Faut-il revenir sur le récit des origines de la photographie ? Qu’y ajouter ? Comment raconter les débuts de l’histoire de la photographie autrement que par ses pionniers ?
« Dans cette version de l’histoire de la photographie, l’Europe est le centre, et le reste du monde devient une simple périphérie. En se concentrant sur les premiers clichés qui ont inévitablement été réalisés par des Européens, une telle histoire nous contraint à reproduire le récit familier de la domination occidentale et de la dépendance coloniale. Mais serait-il possible que cette histoire ne soit pas aussi simple ? Peut-être qu’en y regardant d’un peu plus près, nous pourrions nous apercevoir que la périphérie était déjà là, au centre[4] <#_ftn4> ? »

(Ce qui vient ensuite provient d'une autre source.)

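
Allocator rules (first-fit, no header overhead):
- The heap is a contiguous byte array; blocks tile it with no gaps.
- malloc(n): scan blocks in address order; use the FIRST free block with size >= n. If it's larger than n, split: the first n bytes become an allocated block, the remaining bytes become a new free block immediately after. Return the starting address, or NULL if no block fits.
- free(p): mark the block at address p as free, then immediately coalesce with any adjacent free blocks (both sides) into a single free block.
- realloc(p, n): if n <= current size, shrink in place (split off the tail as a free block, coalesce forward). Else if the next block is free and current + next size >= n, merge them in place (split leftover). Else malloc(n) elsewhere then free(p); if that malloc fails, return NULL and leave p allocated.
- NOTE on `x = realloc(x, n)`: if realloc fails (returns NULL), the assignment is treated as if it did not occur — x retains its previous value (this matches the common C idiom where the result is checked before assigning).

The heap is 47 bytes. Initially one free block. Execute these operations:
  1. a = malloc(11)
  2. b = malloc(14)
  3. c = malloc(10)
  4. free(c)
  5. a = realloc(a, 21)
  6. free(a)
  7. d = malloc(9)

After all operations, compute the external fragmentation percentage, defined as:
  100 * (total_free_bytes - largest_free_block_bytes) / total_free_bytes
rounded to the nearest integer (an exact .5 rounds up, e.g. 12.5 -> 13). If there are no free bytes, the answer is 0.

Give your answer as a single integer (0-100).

Answer: 8

Derivation:
Op 1: a = malloc(11) -> a = 0; heap: [0-10 ALLOC][11-46 FREE]
Op 2: b = malloc(14) -> b = 11; heap: [0-10 ALLOC][11-24 ALLOC][25-46 FREE]
Op 3: c = malloc(10) -> c = 25; heap: [0-10 ALLOC][11-24 ALLOC][25-34 ALLOC][35-46 FREE]
Op 4: free(c) -> (freed c); heap: [0-10 ALLOC][11-24 ALLOC][25-46 FREE]
Op 5: a = realloc(a, 21) -> a = 25; heap: [0-10 FREE][11-24 ALLOC][25-45 ALLOC][46-46 FREE]
Op 6: free(a) -> (freed a); heap: [0-10 FREE][11-24 ALLOC][25-46 FREE]
Op 7: d = malloc(9) -> d = 0; heap: [0-8 ALLOC][9-10 FREE][11-24 ALLOC][25-46 FREE]
Free blocks: [2 22] total_free=24 largest=22 -> 100*(24-22)/24 = 200/24 ≈ 8.333 -> rounds to 8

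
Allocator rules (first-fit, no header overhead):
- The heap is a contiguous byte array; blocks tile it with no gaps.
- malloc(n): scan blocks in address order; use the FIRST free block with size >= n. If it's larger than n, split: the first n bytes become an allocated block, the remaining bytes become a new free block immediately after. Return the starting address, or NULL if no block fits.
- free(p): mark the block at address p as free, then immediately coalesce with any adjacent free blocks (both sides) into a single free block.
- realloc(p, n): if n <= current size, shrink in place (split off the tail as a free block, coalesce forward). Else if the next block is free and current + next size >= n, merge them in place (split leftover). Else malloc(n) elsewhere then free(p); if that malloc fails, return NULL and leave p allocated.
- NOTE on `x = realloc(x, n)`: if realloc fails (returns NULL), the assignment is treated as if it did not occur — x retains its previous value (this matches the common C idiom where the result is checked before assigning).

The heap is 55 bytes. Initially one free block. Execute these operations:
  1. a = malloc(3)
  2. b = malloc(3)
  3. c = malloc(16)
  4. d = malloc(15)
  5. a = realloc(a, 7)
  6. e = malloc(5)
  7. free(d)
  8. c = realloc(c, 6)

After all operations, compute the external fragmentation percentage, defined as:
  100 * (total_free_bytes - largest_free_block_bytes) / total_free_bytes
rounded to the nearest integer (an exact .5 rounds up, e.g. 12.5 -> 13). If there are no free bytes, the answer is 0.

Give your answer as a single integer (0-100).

Answer: 26

Derivation:
Op 1: a = malloc(3) -> a = 0; heap: [0-2 ALLOC][3-54 FREE]
Op 2: b = malloc(3) -> b = 3; heap: [0-2 ALLOC][3-5 ALLOC][6-54 FREE]
Op 3: c = malloc(16) -> c = 6; heap: [0-2 ALLOC][3-5 ALLOC][6-21 ALLOC][22-54 FREE]
Op 4: d = malloc(15) -> d = 22; heap: [0-2 ALLOC][3-5 ALLOC][6-21 ALLOC][22-36 ALLOC][37-54 FREE]
Op 5: a = realloc(a, 7) -> a = 37; heap: [0-2 FREE][3-5 ALLOC][6-21 ALLOC][22-36 ALLOC][37-43 ALLOC][44-54 FREE]
Op 6: e = malloc(5) -> e = 44; heap: [0-2 FREE][3-5 ALLOC][6-21 ALLOC][22-36 ALLOC][37-43 ALLOC][44-48 ALLOC][49-54 FREE]
Op 7: free(d) -> (freed d); heap: [0-2 FREE][3-5 ALLOC][6-21 ALLOC][22-36 FREE][37-43 ALLOC][44-48 ALLOC][49-54 FREE]
Op 8: c = realloc(c, 6) -> c = 6; heap: [0-2 FREE][3-5 ALLOC][6-11 ALLOC][12-36 FREE][37-43 ALLOC][44-48 ALLOC][49-54 FREE]
Free blocks: [3 25 6] total_free=34 largest=25 -> 100*(34-25)/34 = 900/34 ≈ 26.471 -> rounds to 26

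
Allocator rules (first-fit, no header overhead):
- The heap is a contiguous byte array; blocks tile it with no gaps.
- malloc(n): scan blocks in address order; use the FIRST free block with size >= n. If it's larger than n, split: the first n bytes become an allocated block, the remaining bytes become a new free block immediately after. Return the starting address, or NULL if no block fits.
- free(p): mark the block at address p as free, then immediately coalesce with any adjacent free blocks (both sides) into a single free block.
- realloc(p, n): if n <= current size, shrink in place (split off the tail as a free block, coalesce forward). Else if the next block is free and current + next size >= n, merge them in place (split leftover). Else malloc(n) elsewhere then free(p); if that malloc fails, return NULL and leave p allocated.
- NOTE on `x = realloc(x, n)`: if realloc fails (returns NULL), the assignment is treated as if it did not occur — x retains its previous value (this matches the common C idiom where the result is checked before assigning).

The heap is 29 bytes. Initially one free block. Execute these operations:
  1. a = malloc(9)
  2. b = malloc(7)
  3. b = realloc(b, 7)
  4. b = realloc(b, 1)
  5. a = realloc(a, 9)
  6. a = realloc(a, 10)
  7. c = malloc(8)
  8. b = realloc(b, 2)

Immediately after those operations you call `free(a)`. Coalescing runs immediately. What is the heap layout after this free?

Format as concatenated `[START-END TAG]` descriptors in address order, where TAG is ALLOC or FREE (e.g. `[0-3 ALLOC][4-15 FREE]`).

Op 1: a = malloc(9) -> a = 0; heap: [0-8 ALLOC][9-28 FREE]
Op 2: b = malloc(7) -> b = 9; heap: [0-8 ALLOC][9-15 ALLOC][16-28 FREE]
Op 3: b = realloc(b, 7) -> b = 9; heap: [0-8 ALLOC][9-15 ALLOC][16-28 FREE]
Op 4: b = realloc(b, 1) -> b = 9; heap: [0-8 ALLOC][9-9 ALLOC][10-28 FREE]
Op 5: a = realloc(a, 9) -> a = 0; heap: [0-8 ALLOC][9-9 ALLOC][10-28 FREE]
Op 6: a = realloc(a, 10) -> a = 10; heap: [0-8 FREE][9-9 ALLOC][10-19 ALLOC][20-28 FREE]
Op 7: c = malloc(8) -> c = 0; heap: [0-7 ALLOC][8-8 FREE][9-9 ALLOC][10-19 ALLOC][20-28 FREE]
Op 8: b = realloc(b, 2) -> b = 20; heap: [0-7 ALLOC][8-9 FREE][10-19 ALLOC][20-21 ALLOC][22-28 FREE]
free(a): a = 10 -> block [10-19 ALLOC]; mark free, coalesce with adjacent free neighbors -> [0-7 ALLOC][8-19 FREE][20-21 ALLOC][22-28 FREE]

Answer: [0-7 ALLOC][8-19 FREE][20-21 ALLOC][22-28 FREE]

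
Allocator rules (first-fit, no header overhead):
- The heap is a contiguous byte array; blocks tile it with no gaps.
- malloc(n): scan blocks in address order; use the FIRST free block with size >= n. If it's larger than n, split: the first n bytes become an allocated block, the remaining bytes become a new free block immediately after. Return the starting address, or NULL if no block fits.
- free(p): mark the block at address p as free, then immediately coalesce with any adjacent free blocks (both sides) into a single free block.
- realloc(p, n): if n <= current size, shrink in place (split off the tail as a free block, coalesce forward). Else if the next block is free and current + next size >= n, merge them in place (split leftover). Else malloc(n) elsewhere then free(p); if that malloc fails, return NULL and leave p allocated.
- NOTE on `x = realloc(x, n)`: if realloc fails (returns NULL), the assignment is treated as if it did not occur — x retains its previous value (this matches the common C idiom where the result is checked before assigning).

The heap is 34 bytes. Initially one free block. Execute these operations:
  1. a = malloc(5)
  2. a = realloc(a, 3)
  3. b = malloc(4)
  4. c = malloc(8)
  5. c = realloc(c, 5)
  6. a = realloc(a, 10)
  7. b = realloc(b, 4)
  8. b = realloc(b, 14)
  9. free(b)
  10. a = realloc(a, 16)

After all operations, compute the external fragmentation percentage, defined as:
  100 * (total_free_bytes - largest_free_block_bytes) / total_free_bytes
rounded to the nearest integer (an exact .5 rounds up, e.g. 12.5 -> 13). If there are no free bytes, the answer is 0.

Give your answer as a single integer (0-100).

Op 1: a = malloc(5) -> a = 0; heap: [0-4 ALLOC][5-33 FREE]
Op 2: a = realloc(a, 3) -> a = 0; heap: [0-2 ALLOC][3-33 FREE]
Op 3: b = malloc(4) -> b = 3; heap: [0-2 ALLOC][3-6 ALLOC][7-33 FREE]
Op 4: c = malloc(8) -> c = 7; heap: [0-2 ALLOC][3-6 ALLOC][7-14 ALLOC][15-33 FREE]
Op 5: c = realloc(c, 5) -> c = 7; heap: [0-2 ALLOC][3-6 ALLOC][7-11 ALLOC][12-33 FREE]
Op 6: a = realloc(a, 10) -> a = 12; heap: [0-2 FREE][3-6 ALLOC][7-11 ALLOC][12-21 ALLOC][22-33 FREE]
Op 7: b = realloc(b, 4) -> b = 3; heap: [0-2 FREE][3-6 ALLOC][7-11 ALLOC][12-21 ALLOC][22-33 FREE]
Op 8: b = realloc(b, 14) -> NULL (b unchanged); heap: [0-2 FREE][3-6 ALLOC][7-11 ALLOC][12-21 ALLOC][22-33 FREE]
Op 9: free(b) -> (freed b); heap: [0-6 FREE][7-11 ALLOC][12-21 ALLOC][22-33 FREE]
Op 10: a = realloc(a, 16) -> a = 12; heap: [0-6 FREE][7-11 ALLOC][12-27 ALLOC][28-33 FREE]
Free blocks: [7 6] total_free=13 largest=7 -> 100*(13-7)/13 = 600/13 ≈ 46.154 -> rounds to 46

Answer: 46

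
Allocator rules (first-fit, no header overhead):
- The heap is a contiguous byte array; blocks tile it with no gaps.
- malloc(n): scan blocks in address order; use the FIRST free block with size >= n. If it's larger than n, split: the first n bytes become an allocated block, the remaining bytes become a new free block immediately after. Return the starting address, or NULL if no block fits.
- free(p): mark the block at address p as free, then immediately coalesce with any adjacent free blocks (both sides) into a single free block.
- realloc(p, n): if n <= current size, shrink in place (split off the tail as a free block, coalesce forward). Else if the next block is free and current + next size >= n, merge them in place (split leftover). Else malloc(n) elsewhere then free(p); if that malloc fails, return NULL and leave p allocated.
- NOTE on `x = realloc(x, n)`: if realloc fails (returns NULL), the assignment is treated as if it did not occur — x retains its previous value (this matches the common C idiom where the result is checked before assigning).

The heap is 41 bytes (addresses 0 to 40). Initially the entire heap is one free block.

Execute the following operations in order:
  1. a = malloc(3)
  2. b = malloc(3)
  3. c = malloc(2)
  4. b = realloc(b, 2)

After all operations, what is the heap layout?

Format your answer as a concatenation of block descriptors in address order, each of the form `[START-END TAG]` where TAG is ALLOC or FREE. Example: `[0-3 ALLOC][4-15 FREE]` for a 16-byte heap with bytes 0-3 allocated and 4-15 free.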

Si l’on se range à l’avis de Batchen, alors comment repenser le récit des origines de la photographie ? Sous quelle(s) forme(s) ? En effet, lorsque l’on considère les développements actuels des histoires mondiales de la photographie – entendues ici au sens où elles portent sur des régions situées en dehors de l’Europe et des Etats-Unis – ou encore de l’histoire des femmes photographes, on se dit qu’il nous faut sans doute en repenser les cadres. C’est pourquoi les textes de réflexion sur l’histoire des origines seront ici les bienvenus. Comment faudrait-il la raconter et l’enseigner aujourd’hui ?
De même, l’histoire de la photographie a longtemps été racontée comme une histoire internaliste des progrès techniques du médium[5] <#_ftn5>. Si ce type de récit a peu ou prou été abandonné au cours du XXe siècle, et en particulier au cours des années 1930, la question que l’on pourrait se poser aujourd’hui porte sur la manière de considérer ou de *re*considérer cette histoire technique. Car comme l’écrivait déjà François Brunet en 2001 à propos des transformations techniques du XIXe siècle en matière de procédés photographiques, « l’évolution des techniques a donc joué un rôle certain, même si les usages ne se modelèrent pas mécaniquement sur un progrès autonome du photographiable[6] <#_ftn6> ». N’avons-nous pas trop rapidement oublié cette histoire technique ? Comment peut-elle être éclairante sur des enjeux sociaux, économiques ou esthétiques de l’histoire du médium ? L’histoire technique est aussi celle des imaginaires et réactions que ces techniques suscitent. En ce sens, on ajoutera qu’il faudrait aussi considérer les résistances ou tout simplement l’inertie face aux progrès de la photographie, – tels les photographes qui, malgré les évolutions du matériel ou des procédés, conservent leurs techniques anciennes –, mais aussi ceux qui critiquent ou remettent en cause les soi-disant progrès photographiques[7] <#_ftn7>.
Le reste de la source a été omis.